I was born on an Air Force base and moved around throughout his assignments. So [after] moving around every couple of years, I was very used to that military lifestyle. As a kid running around through fighter squadrons, at all the social events, it was just a thing that me and my siblings did. It was a very normal way of life, of being involved in like that, that Air Force fighter pilot, fighter squadron mentality. That was a familiar thing for me. I honestly didn’t think about joining the Air Force or even being a pilot till much, much later in college. For me, it was you know, very familiar with moving around, it was something I actually enjoyed versus living in one spot for an extended period of time. I figured, you know, the military might be a right fit for me. I started researching options from there, and eventually found my way towards the Air Force and then applying for a pilot slot. There wasn’t a “must fulfill this legacy of being a fighter pilot” sort of thing. That was never pressured from myself or for my parents. It’s just something that seemed to fit my personality and lifestyle the best as I found my own path later on.
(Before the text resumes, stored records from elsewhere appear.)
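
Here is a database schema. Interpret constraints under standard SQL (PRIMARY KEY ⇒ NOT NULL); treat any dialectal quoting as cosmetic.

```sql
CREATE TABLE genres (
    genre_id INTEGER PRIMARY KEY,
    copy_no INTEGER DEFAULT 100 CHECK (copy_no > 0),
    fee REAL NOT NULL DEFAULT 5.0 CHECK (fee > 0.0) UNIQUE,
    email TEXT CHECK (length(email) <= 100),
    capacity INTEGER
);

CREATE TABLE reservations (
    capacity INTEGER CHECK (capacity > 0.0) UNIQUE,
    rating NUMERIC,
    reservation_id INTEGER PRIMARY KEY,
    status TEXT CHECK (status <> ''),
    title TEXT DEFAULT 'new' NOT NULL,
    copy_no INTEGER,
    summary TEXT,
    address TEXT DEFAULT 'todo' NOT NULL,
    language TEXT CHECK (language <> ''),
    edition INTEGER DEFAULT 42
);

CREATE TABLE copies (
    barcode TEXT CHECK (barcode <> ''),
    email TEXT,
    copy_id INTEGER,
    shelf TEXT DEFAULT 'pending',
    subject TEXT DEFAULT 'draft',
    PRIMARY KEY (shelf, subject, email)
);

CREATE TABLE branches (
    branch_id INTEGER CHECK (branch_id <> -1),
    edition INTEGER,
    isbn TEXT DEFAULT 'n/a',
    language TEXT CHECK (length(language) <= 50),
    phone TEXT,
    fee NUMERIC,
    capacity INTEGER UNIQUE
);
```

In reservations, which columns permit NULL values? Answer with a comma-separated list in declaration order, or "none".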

What’s it been like as a female aviator in a male-dominated career field?
It’s honestly a non-event. It’s a very rank-based structure, it’s very skill-based. Obviously, we’ve been opening up more and more jobs to women as we go along, but the standards are exactly the same. As long as you can do your job, fly the airplane, know the tactics, you know, perform exactly as well as the men, that’s all anybody cares about. Because they want to take the best people to war. Everybody wants the best wingman beside them. They really don’t care what they look like, what they sound like, where they came from, or you know, what they’ve been through. It really just matters if you can perform at the end of the day.
What did your dad say when you told him you were joining the Air Force?
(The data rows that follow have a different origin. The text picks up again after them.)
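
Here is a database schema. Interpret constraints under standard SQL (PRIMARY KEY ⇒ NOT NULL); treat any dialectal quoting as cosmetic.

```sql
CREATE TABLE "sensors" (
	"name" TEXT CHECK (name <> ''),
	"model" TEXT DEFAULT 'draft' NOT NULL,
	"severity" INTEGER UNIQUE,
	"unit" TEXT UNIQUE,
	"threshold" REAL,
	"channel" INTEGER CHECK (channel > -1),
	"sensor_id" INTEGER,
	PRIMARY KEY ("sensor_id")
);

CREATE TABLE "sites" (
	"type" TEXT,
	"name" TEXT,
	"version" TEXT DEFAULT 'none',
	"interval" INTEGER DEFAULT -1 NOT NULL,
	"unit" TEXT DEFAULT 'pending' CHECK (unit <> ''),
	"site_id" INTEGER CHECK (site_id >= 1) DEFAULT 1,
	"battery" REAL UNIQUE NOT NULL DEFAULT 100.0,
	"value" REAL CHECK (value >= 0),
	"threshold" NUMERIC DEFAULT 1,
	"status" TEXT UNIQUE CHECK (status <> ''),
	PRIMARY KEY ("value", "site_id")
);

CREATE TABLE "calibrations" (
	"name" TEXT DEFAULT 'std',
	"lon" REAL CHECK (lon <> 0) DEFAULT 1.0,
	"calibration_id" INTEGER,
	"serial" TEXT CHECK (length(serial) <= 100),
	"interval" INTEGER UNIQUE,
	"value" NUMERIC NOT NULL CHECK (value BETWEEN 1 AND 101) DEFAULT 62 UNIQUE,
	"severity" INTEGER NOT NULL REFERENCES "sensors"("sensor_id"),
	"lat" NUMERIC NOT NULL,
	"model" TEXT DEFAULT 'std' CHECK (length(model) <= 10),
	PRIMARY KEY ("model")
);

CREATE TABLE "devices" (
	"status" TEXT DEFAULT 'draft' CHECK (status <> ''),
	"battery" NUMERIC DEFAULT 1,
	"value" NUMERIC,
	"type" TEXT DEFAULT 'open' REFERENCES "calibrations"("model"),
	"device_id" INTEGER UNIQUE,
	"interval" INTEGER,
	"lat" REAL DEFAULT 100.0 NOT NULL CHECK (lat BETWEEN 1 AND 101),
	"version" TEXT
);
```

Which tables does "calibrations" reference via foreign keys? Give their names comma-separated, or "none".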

I think he was probably excited, just to be able to talk to someone about the military and aviation and fighters and all that. That’s something that he enjoys. And it’s a common ground that, obviously, we can talk about now—how things have changed and how things are exactly the same.
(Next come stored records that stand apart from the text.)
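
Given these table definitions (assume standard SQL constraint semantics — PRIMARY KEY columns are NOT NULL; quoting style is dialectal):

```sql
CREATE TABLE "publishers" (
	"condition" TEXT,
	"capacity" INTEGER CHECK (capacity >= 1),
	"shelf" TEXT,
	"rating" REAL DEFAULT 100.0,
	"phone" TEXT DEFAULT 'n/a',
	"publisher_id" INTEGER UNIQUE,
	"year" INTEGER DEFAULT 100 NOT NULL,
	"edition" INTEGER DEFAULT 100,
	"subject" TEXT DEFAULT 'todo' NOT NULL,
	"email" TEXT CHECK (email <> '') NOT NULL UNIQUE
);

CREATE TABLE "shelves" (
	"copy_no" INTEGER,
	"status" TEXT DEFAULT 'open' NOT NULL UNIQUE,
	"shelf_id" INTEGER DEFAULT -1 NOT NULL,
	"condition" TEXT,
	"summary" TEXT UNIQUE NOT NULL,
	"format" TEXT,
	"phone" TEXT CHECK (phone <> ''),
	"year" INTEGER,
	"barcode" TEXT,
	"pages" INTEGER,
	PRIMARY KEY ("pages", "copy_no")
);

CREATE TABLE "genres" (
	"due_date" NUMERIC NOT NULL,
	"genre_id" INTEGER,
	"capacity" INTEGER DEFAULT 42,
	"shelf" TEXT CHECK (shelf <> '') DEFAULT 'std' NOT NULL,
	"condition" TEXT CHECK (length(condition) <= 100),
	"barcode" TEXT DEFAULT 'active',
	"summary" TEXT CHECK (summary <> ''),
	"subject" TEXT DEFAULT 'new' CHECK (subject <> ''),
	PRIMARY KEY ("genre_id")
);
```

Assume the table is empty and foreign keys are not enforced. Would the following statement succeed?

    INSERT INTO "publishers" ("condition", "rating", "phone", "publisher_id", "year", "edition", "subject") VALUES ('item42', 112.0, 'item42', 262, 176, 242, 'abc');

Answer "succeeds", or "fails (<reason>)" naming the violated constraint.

email is omitted from the column list and has no DEFAULT, so it would receive NULL.
But email is declared NOT NULL.

fails (NOT NULL on email)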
What’s the demo team pace like?
In the Air Force, people are mostly familiar with the Thunderbirds and the Blue Angels. Those are multi-ship, they’re flying up to six airplanes at a given time very close together. The Air Force also has four single-ship demo teams, where we fly one airplane at an air show in about a 15-minute routine. We do 15 minutes, all to narration of music. [We] travel around the country, sometimes internationally to air shows, to really show off the airplane.
Our whole mission of demo teams and air shows, in general, is to recruit people to take our place one day. There’s one pilot flying at a time, but there’s also a team of maintainers behind me, making sure the airplane is safe and ready to fly. It can be a quick pace kind of thing as you’re going from airshow to airshow to airshow three weekends in a row. It’s a lot of traveling. But it’s also a lot of fun to get to see different places of the country.
We don’t listen to any music while we’re actually flying because I’ve got earplugs in and because the airplane’s pretty loud in there. We’re listening to about three radios up at any given time. I’m either talking to who we call the air boss who’s running the air show. I talk to my pilot on the ground, who’s called my safety officer. And then I can talk to a warbird, a World War II or similar airplane that we fly with, as well. So, I’ve got those frequencies up. My maintainers on the ground do run a soundtrack to the airshow, and each maneuver gets its own given song to a variety of different types of music, depending on what fits with the maneuver or fits into the local airshow vibe of what people want to hear.
What you see at airshows is very different from what the rest of the combat Air Force is doing every day when they start training for threats. My squadron just got back from Germany, [after being deployed] for three months doing the whole Russia-Ukraine sort of thing. So what they’re doing every day is extremely different from what I’m doing in front of an airshow doing aerobatics very close to the ground. They’re doing very serious things.